Von W.A.Mozart folgte dann das „Alleluja“ aus Exsultate jubilate und danach das  „Bach’sche Alleluja“ aus der Kantate Nr. 51. Für die Sopranistin war es sicherlich nicht einfach, diese schwierigen Passagen zu meistern. Die zum Teil langen Koloraturpartien hat sie sehr gut und mit Leichtigkeit bewältigt. Ein absolutes „Highlight“ war die Suite Nr. 2 h-moll v. J.S.Bach für das Quintett in 6 Sätzen. Hierbei ist vor allem Horst Rempp mit seiner brilliant gespielten Querflötenstimme zu erwähnen.

Einige Auszüge aus der Bachkantate „Preis und Dank“ bildeten dann den gelungenen Abschluss.

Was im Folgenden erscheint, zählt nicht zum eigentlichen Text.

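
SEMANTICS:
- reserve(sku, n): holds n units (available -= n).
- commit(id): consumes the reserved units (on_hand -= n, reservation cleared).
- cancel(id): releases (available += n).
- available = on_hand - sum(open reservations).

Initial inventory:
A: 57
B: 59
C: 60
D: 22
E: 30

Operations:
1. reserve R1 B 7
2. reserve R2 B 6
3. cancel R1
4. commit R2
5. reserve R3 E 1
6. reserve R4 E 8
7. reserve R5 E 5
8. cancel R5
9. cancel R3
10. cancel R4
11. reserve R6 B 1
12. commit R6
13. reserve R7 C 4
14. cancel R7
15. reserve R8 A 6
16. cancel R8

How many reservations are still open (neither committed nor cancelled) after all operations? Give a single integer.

Answer: 0

Derivation:
Step 1: reserve R1 B 7 -> on_hand[A=57 B=59 C=60 D=22 E=30] avail[A=57 B=52 C=60 D=22 E=30] open={R1}
Step 2: reserve R2 B 6 -> on_hand[A=57 B=59 C=60 D=22 E=30] avail[A=57 B=46 C=60 D=22 E=30] open={R1,R2}
Step 3: cancel R1 -> on_hand[A=57 B=59 C=60 D=22 E=30] avail[A=57 B=53 C=60 D=22 E=30] open={R2}
Step 4: commit R2 -> on_hand[A=57 B=53 C=60 D=22 E=30] avail[A=57 B=53 C=60 D=22 E=30] open={}
Step 5: reserve R3 E 1 -> on_hand[A=57 B=53 C=60 D=22 E=30] avail[A=57 B=53 C=60 D=22 E=29] open={R3}
Step 6: reserve R4 E 8 -> on_hand[A=57 B=53 C=60 D=22 E=30] avail[A=57 B=53 C=60 D=22 E=21] open={R3,R4}
Step 7: reserve R5 E 5 -> on_hand[A=57 B=53 C=60 D=22 E=30] avail[A=57 B=53 C=60 D=22 E=16] open={R3,R4,R5}
Step 8: cancel R5 -> on_hand[A=57 B=53 C=60 D=22 E=30] avail[A=57 B=53 C=60 D=22 E=21] open={R3,R4}
Step 9: cancel R3 -> on_hand[A=57 B=53 C=60 D=22 E=30] avail[A=57 B=53 C=60 D=22 E=22] open={R4}
Step 10: cancel R4 -> on_hand[A=57 B=53 C=60 D=22 E=30] avail[A=57 B=53 C=60 D=22 E=30] open={}
Step 11: reserve R6 B 1 -> on_hand[A=57 B=53 C=60 D=22 E=30] avail[A=57 B=52 C=60 D=22 E=30] open={R6}
Step 12: commit R6 -> on_hand[A=57 B=52 C=60 D=22 E=30] avail[A=57 B=52 C=60 D=22 E=30] open={}
Step 13: reserve R7 C 4 -> on_hand[A=57 B=52 C=60 D=22 E=30] avail[A=57 B=52 C=56 D=22 E=30] open={R7}
Step 14: cancel R7 -> on_hand[A=57 B=52 C=60 D=22 E=30] avail[A=57 B=52 C=60 D=22 E=30] open={}
Step 15: reserve R8 A 6 -> on_hand[A=57 B=52 C=60 D=22 E=30] avail[A=51 B=52 C=60 D=22 E=30] open={R8}
Step 16: cancel R8 -> on_hand[A=57 B=52 C=60 D=22 E=30] avail[A=57 B=52 C=60 D=22 E=30] open={}
Open reservations: [] -> 0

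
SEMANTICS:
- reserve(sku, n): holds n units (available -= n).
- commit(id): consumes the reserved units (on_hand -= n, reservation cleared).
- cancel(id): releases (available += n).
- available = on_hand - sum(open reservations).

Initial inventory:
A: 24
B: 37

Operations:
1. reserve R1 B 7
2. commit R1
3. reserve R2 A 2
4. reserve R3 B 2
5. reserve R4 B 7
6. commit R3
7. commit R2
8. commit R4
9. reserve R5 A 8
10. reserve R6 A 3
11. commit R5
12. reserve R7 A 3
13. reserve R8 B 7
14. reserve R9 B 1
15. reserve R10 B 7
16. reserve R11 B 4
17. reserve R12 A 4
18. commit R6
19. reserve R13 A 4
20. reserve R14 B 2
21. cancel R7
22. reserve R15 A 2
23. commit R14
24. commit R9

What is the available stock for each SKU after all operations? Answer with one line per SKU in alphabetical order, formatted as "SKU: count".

Answer: A: 1
B: 0

Derivation:
Step 1: reserve R1 B 7 -> on_hand[A=24 B=37] avail[A=24 B=30] open={R1}
Step 2: commit R1 -> on_hand[A=24 B=30] avail[A=24 B=30] open={}
Step 3: reserve R2 A 2 -> on_hand[A=24 B=30] avail[A=22 B=30] open={R2}
Step 4: reserve R3 B 2 -> on_hand[A=24 B=30] avail[A=22 B=28] open={R2,R3}
Step 5: reserve R4 B 7 -> on_hand[A=24 B=30] avail[A=22 B=21] open={R2,R3,R4}
Step 6: commit R3 -> on_hand[A=24 B=28] avail[A=22 B=21] open={R2,R4}
Step 7: commit R2 -> on_hand[A=22 B=28] avail[A=22 B=21] open={R4}
Step 8: commit R4 -> on_hand[A=22 B=21] avail[A=22 B=21] open={}
Step 9: reserve R5 A 8 -> on_hand[A=22 B=21] avail[A=14 B=21] open={R5}
Step 10: reserve R6 A 3 -> on_hand[A=22 B=21] avail[A=11 B=21] open={R5,R6}
Step 11: commit R5 -> on_hand[A=14 B=21] avail[A=11 B=21] open={R6}
Step 12: reserve R7 A 3 -> on_hand[A=14 B=21] avail[A=8 B=21] open={R6,R7}
Step 13: reserve R8 B 7 -> on_hand[A=14 B=21] avail[A=8 B=14] open={R6,R7,R8}
Step 14: reserve R9 B 1 -> on_hand[A=14 B=21] avail[A=8 B=13] open={R6,R7,R8,R9}
Step 15: reserve R10 B 7 -> on_hand[A=14 B=21] avail[A=8 B=6] open={R10,R6,R7,R8,R9}
Step 16: reserve R11 B 4 -> on_hand[A=14 B=21] avail[A=8 B=2] open={R10,R11,R6,R7,R8,R9}
Step 17: reserve R12 A 4 -> on_hand[A=14 B=21] avail[A=4 B=2] open={R10,R11,R12,R6,R7,R8,R9}
Step 18: commit R6 -> on_hand[A=11 B=21] avail[A=4 B=2] open={R10,R11,R12,R7,R8,R9}
Step 19: reserve R13 A 4 -> on_hand[A=11 B=21] avail[A=0 B=2] open={R10,R11,R12,R13,R7,R8,R9}
Step 20: reserve R14 B 2 -> on_hand[A=11 B=21] avail[A=0 B=0] open={R10,R11,R12,R13,R14,R7,R8,R9}
Step 21: cancel R7 -> on_hand[A=11 B=21] avail[A=3 B=0] open={R10,R11,R12,R13,R14,R8,R9}
Step 22: reserve R15 A 2 -> on_hand[A=11 B=21] avail[A=1 B=0] open={R10,R11,R12,R13,R14,R15,R8,R9}
Step 23: commit R14 -> on_hand[A=11 B=19] avail[A=1 B=0] open={R10,R11,R12,R13,R15,R8,R9}
Step 24: commit R9 -> on_hand[A=11 B=18] avail[A=1 B=0] open={R10,R11,R12,R13,R15,R8}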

Die Zuhörer/Innen waren begeistert. Es ist großartig, dass wir in der EmK-Gemeinde Ammerbuch durch den Initiator Horst Rempp diese konzertanten Aufführungen haben. Außerdem – wo sonst hat man die Chance – nach den musikalischen Beiträgen, bei kulinarischen Köstlichkeiten, mit den Künstlern und Gästen ins Gespräch zu kommen. Herzlichen Dank an alle Mitwirkenden!

Helga Schroth

Die nächste Veranstaltung in dieser Reihe ist am Sonntag, den 17. Januar 2010 um 17:00 Uhr geplant.